Saldırıyı henüz üstlenen olmadı.

BATI ASYA'DAKİ SORUNLU TOPRAK: BELUCİSTAN

Çin ve Hindistan’ın yanı sıra, bu aktörlerin hegemonik beklentilerini ya da emellerini yakından izleyen ABD’nin tutumu ve hamleleri de Belucistan’ı küresel rekabetin merkezine yerleştiriyor.

Belucistan asırlar boyunca “nawab” ya da “sardar” adı verilen yerel beyler eliyle yönetilmiş ve bu anlamda, bugüne de yansıyan "feodal" bir toplumsal arka plana sahip büyük bir bölgenin adıdır. Hint alt kıtasının İngilizlerin elinde bulunduğu dönemde dahi çok etkin bir şekilde kontrol edilememiş olan bu coğrafya, Hindistan’ın Hindu ve Müslümanlar arasında bölünmesi sonrasında Pakistan’ın elinde kalacak şekilde düzenlenmiştir. Zira bölgeye ismini veren yerel halk çok büyük oranda Sünni Müslümanlardan oluşmaktadır. Ne var ki Belucistan, tarihsel ve sosyokültürel anlamda değerlendirildiğinde, yalnızca Pakistan topraklarındaki kısımdan ibaret değildir.

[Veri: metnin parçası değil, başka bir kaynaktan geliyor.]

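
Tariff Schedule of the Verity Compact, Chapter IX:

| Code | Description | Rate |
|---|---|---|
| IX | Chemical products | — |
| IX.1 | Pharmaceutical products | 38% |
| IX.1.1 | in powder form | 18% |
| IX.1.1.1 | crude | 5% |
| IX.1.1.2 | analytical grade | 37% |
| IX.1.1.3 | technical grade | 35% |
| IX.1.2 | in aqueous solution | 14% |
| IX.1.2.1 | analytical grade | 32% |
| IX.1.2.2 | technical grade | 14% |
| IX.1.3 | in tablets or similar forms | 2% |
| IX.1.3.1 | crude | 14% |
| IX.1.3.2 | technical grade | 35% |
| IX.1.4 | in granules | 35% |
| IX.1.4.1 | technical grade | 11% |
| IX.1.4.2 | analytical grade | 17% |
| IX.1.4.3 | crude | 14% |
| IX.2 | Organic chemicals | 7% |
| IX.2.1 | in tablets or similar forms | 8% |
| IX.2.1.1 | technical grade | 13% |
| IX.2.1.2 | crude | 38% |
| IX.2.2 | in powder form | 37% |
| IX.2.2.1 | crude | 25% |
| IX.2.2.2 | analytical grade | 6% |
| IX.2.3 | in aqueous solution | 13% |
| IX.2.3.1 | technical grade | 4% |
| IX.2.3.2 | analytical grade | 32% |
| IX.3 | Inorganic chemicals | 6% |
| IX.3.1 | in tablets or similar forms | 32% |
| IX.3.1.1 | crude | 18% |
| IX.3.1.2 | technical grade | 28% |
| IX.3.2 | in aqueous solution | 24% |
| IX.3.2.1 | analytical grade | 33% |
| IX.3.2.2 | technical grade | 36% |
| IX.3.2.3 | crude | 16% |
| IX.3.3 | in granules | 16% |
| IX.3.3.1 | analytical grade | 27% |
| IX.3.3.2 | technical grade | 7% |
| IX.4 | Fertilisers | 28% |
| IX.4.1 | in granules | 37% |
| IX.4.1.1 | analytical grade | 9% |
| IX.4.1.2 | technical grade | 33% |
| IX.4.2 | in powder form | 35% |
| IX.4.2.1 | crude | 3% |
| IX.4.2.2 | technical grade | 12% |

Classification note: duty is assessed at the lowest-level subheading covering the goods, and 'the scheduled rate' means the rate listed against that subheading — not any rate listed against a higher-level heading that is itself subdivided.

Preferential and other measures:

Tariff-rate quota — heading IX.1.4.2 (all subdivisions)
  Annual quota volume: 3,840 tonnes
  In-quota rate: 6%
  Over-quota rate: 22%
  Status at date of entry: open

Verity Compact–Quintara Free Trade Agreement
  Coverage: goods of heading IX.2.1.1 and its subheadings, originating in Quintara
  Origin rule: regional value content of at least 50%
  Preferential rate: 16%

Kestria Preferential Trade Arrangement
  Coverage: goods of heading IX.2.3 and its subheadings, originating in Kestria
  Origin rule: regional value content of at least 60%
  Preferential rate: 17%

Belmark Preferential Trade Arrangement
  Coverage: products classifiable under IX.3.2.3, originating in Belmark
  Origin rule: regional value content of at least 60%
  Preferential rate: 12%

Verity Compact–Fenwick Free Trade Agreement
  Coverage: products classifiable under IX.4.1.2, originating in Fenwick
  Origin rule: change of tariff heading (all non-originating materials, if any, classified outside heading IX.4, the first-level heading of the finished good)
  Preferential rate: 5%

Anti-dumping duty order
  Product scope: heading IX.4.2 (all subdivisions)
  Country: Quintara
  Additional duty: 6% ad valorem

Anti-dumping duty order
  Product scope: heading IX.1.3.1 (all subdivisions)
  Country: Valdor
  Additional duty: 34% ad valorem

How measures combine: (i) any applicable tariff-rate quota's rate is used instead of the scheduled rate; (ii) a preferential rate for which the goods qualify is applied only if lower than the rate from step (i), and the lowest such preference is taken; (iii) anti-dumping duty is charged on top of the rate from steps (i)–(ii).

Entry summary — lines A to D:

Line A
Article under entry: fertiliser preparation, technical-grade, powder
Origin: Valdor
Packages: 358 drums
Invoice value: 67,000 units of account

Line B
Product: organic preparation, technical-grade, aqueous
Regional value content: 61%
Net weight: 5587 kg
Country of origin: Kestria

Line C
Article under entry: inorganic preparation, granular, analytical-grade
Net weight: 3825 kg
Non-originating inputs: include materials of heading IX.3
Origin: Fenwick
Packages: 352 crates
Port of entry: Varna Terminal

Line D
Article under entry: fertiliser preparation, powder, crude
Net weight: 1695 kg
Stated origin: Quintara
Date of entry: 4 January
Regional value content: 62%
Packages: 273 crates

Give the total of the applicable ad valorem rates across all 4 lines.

Line A: fertiliser → IX.4; powder → IX.4.2; technical-grade → IX.4.2.2. Scheduled 12%. No special measure applies. → 12%.
Line B: organic → IX.2; aqueous → IX.2.3; technical-grade → IX.2.3.1. Scheduled 4%. Kestria agreement on IX.2.3: RVC ≥ 60% → 17% available; preference 17% not lower than 4% → no reduction. → 4%.
Line C: inorganic → IX.3; granular → IX.3.3; analytical-grade → IX.3.3.1. Scheduled 27%. Fenwick agreement on IX.4.1.2: IX.3.3.1 not covered. → 27%.
Line D: fertiliser → IX.4; powder → IX.4.2; crude → IX.4.2.1. Scheduled 3%. Quintara agreement on IX.2.1.1: IX.4.2.1 not covered; anti-dumping (Quintara, IX.4.2): +6%; total 3% + 6% = 9%. → 9%.
Sum: 12% + 4% + 27% + 9% = 52%.

52%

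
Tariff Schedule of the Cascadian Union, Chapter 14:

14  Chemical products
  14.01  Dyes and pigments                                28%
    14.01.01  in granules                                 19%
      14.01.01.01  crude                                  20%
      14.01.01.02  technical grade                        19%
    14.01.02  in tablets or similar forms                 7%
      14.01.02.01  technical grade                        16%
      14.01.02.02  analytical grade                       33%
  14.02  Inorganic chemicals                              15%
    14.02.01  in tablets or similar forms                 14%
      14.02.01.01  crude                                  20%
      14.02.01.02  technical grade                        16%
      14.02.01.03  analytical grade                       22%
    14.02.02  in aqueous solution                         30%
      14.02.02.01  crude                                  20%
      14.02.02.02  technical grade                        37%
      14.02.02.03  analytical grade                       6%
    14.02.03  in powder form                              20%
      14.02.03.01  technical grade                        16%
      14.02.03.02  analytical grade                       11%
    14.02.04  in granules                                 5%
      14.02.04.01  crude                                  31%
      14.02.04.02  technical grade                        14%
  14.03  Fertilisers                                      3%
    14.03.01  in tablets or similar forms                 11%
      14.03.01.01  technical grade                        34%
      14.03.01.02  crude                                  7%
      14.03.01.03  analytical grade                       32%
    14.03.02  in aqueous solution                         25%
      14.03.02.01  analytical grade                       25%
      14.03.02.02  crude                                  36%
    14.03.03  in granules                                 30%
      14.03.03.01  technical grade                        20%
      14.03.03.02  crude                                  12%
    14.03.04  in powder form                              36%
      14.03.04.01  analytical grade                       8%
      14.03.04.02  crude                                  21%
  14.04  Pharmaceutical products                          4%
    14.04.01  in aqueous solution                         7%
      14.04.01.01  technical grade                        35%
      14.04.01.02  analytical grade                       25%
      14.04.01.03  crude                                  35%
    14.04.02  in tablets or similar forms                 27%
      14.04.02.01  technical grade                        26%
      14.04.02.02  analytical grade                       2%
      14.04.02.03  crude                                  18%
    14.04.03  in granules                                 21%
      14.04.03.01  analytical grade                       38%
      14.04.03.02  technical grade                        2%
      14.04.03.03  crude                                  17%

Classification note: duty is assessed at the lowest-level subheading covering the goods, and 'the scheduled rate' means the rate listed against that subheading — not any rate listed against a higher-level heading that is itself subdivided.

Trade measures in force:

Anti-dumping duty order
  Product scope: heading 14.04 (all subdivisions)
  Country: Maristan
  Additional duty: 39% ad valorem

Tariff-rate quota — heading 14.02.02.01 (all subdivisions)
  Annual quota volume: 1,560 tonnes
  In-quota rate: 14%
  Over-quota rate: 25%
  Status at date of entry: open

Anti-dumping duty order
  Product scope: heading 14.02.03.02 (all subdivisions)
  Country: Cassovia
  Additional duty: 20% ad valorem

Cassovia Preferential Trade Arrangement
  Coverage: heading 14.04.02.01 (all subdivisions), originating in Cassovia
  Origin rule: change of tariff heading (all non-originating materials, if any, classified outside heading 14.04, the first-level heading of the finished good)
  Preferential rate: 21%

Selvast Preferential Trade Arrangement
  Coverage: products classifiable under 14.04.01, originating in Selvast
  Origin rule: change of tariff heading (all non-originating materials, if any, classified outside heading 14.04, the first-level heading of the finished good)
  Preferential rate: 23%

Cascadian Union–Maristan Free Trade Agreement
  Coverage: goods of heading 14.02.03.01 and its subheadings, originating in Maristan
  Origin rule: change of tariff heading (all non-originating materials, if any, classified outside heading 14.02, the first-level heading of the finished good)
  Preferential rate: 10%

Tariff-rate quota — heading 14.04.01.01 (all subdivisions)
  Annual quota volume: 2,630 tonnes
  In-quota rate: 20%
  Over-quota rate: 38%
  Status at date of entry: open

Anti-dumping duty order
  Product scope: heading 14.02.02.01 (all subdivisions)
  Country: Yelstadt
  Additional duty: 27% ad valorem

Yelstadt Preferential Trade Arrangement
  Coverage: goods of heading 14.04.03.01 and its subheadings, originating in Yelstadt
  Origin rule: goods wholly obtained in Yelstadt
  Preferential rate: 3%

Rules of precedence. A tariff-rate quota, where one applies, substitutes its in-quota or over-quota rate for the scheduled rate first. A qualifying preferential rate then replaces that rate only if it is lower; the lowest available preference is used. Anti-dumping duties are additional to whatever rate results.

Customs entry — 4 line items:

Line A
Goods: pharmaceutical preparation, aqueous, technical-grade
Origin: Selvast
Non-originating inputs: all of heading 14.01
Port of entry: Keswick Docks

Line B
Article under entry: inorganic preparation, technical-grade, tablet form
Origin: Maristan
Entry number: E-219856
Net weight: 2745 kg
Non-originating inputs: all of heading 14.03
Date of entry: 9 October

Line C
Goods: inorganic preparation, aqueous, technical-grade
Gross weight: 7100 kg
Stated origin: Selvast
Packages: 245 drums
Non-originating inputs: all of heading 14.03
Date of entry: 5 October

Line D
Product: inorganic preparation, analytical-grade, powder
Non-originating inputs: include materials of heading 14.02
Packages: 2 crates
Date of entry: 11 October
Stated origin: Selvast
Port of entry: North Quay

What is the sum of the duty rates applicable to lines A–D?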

Gwadar ve Çabahar limanları odağındaki tartışmalar

Yeni Delhi Çin-Pakistan Ekonomik Koridoru’na karşı, “Kuzey-Güney Rotası” çerçevesinde yeni bir hamle yapmaktadır. Pakistan ve Çin ile olan anlaşmazlığı ve Keşmir meselesi nedeniyle Orta Asya ve genel itibarıyla Avrasya ile teması kesilmiş olan bu ülke, bu izolasyonu aşabilmek amacıyla deniz ve karayolu ulaştırmasını birbirine entegre eden yeni bir ulaştırma ve ticaret hamlesine girişmektedir. Hindistan’ın Hint okyanusu ve Umman denizine açılan limanlarından hareket edecek tankerlerin/gemilerin, İran’ın Umman denizi kıyısında ve Sistan-Belucistan Vilayeti’nde bulunan Çabahar limanına yanaşması ve buradan da İran-Azerbaycan-Rusya rotası üzerinden Orta Asya ve Avrasya’ya açılmasını sağlayacak bu girişim, yine Belucilerin ağırlıklı olarak yaşadıkları toprakları ilgilendirmektedir. Nitekim Çabahar limanı, Sistan-Belucistan’da Beluci nüfusun ağırlıklı olduğu bir bölgede bulunmaktadır. Çin’in Pakistan’daki yatırımlarının merkezi olan Gwadar’a çok yakın olan bu limanda yoğun bir yatırım hareketliliği yaşanmaktadır. Hint sermayesinin odaklandığı bu bölgeye bir rafineri de inşa edilecektir. Kuzey-Güney rotası ile Hint malları yeni pazarlara ulaşma imkanı bulurken, Rusya, Azerbaycan ve İran’ın sahip olduğu enerji rezervlerini, inşa edilecek boru hatları ve Çabahar’daki rafineri aracılığıyla Hindistan’a gönderme imkanları doğacaktır.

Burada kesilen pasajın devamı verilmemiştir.